A Fresno County judge has denied Adventure Church’s motion to halt the sale of the Tower Theatre to the city of Fresno.
In a tentative decision issued Wednesday, Judge Kristi Culver Kapetan ruled that the church could not show its original agreement could be completed because a tenant on the property had the first right to buy its building.
“But (Adventure) Church has not shown how the court can possibly order specific performance of the PSA (purchase contract) under the circumstances of this case. Church’s contract is to purchase the entire Parcel, which includes the Premises to which J&A (parent company of Sequoia Brewing Company) has a right of first refusal that, per the Court of Appeals, is valid and enforceable,” Culver Kapetan wrote.
The judge also found that the church does not have the funding ready to make the purchase, despite the church’s claims otherwise.
Adventure Church plans to challenge the tentative ruling. An oral argument is scheduled for Thursday afternoon. Escrow is set to close on Friday.
Church Had Agreement to Buy in 2020
Adventure Church offered $3.9 million in September 2020 to buy the theater properties. A key question is whether that offer expired on March 31, 2021.
Culver Kapetan answered that in her ruling.
“Communications leading up to the March 31 expiration date indicate that, while the parties intended to work together to come up with some sort of deal to sell the Property to Church, the deal as outlined under the PSA was dead,” she ruled.
While the ruling deals a major setback to the church buying the theater, Culver Kapetan says the church can seek damages.
“The court does not express an opinion regarding whether Tower otherwise breached the PSA (sales contract) with regards to its disclosures, or in entering into the PSA without first satisfying J&A’s rights under its lease. But Church’s remedy for any such breaches would be damages, not specific performance, and there is no reason to enjoin the pending sale to the City and J&A,” the judge ruled.

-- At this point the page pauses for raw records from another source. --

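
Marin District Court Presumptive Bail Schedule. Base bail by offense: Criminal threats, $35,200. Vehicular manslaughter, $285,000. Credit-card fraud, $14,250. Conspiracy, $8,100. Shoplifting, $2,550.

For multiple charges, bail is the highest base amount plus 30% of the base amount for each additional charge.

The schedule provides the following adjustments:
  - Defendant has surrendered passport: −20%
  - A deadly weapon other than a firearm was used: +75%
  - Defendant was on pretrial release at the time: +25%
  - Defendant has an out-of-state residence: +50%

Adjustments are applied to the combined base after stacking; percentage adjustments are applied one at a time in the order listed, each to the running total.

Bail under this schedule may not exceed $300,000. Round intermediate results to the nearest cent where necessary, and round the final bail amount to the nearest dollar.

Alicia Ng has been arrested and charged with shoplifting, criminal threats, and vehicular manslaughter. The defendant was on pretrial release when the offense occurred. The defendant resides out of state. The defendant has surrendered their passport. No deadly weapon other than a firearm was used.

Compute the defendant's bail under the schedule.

Base amounts from the schedule: shoplifting $2,550; criminal threats $35,200; vehicular manslaughter $285,000.
Stacking rule: highest base plus 30% of each additional charge. Highest is vehicular manslaughter at $285,000. Additional: $2,550 × 30% = $765; $35,200 × 30% = $10,560. Combined base = $285,000 + $11,325 = $296,325.
Defendant has surrendered passport (−20%): $296,325 × 0.8 = $237,060.
Defendant was on pretrial release at the time (+25%): $237,060 × 1.25 = $296,325.
Defendant has an out-of-state residence (+50%): $296,325 × 1.5 = $444,487.50.
Result $444,487.50 exceeds the maximum of $300,000; bail is capped at $300,000.

$300,000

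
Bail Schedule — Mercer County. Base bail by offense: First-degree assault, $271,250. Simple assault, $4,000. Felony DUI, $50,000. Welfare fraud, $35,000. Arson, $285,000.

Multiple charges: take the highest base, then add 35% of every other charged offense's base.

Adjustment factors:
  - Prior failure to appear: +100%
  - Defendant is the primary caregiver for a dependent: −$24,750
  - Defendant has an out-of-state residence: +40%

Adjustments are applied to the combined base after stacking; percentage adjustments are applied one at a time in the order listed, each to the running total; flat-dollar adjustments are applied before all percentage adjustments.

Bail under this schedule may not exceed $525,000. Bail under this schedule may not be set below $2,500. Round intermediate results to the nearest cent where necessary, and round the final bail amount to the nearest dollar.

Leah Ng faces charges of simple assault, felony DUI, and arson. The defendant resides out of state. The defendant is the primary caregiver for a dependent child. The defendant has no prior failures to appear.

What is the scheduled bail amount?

Base amounts from the schedule: simple assault $4,000; felony DUI $50,000; arson $285,000.
Stacking rule: highest base plus 35% of each additional charge. Highest is arson at $285,000. Additional: $4,000 × 35% = $1,400; $50,000 × 35% = $17,500. Combined base = $285,000 + $18,900 = $303,900.
Defendant is the primary caregiver for a dependent (−$24,750 flat): $303,900 − $24,750 = $279,150.
Defendant has an out-of-state residence (+40%): $279,150 × 1.4 = $390,810.
$390,810 is within the $525,000 maximum.
$390,810 is at or above the $2,500 minimum.

$390,810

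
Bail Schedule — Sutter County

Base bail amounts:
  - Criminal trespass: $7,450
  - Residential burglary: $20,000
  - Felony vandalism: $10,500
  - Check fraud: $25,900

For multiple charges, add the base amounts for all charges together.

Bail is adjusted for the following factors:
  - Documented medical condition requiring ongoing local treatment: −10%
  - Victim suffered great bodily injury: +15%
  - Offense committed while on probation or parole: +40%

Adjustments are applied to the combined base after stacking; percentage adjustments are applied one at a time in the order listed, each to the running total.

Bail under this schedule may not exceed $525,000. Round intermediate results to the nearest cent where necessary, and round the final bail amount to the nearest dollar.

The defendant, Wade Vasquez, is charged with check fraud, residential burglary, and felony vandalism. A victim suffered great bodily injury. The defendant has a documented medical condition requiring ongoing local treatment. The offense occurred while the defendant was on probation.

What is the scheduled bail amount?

Base amounts from the schedule: check fraud $25,900; residential burglary $20,000; felony vandalism $10,500.
Stacking rule: sum of all bases. $25,900 + $20,000 + $10,500 = $56,400.
Documented medical condition requiring ongoing local treatment (−10%): $56,400 × 0.9 = $50,760.
Victim suffered great bodily injury (+15%): $50,760 × 1.15 = $58,374.
Offense committed while on probation or parole (+40%): $58,374 × 1.4 = $81,723.60.
$81,723.60 is within the $525,000 maximum.
Rounded to the nearest dollar: $81,724.

$81,724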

When the Fresno City Council agreed to purchase the theater in April for $6.5 million, it also agreed to absorb all legal ramifications. This could mean taxpayers will be on the hook for any damages, plus the cost to defend Adventure Church’s lawsuit.
Legal Arguments Leading Up to Ruling
In a court brief, attorneys for the theater said it was wrong to call this the “Tale of Two Towers,” but rather it is the “Tale of One Contract.” Its reasoning is that the contract of Sequoia Brewing Company supersedes any church claim.
Tower is also claiming that overlooking Sequoia Brewing’s right of first refusal was a “bilateral” mistake and thus should void the contract with Adventure Church.
Two times during the sales process, Tower Theatre has been accused of dealing in bad faith.
The first time — J&A Mash & Barrel, the parent company of Sequoia Brewing Company, a theater’s tenant — successfully argued its right to buy the property first was not honored. Its lawsuit scuttled the sale to Adventure Church.
In turn, Adventure Church sued Tower Theatre for bad faith as well. It also accused the theater of double-dealing — meeting with the city of Fresno in January 2021 while a sale with the church was already in place.
City leaders felt pressure from weekly protests of the sale to the church. Every Sunday morning starting in January 2021, crowds gathered outside the theater while Adventure Church parishioners prayed inside.
Demonstrators argued that the church was not the right fit for the Tower District, that the church’s perceived views on the LGBT community were not in line with the neighborhood, and religious use of the theater violated zoning laws.
Mayor Jerry Dyer offered the use of the Veterans Memorial Auditorium. The church declined. The city publicly explored using eminent domain to take either the theater, the parking lot, or both. A judge granted the city’s request to force the theater to allow an appraiser in the building.
The city offered to purchase the theater in Feb. 2022 for $4 million. The church called this “a blatant display of interference.”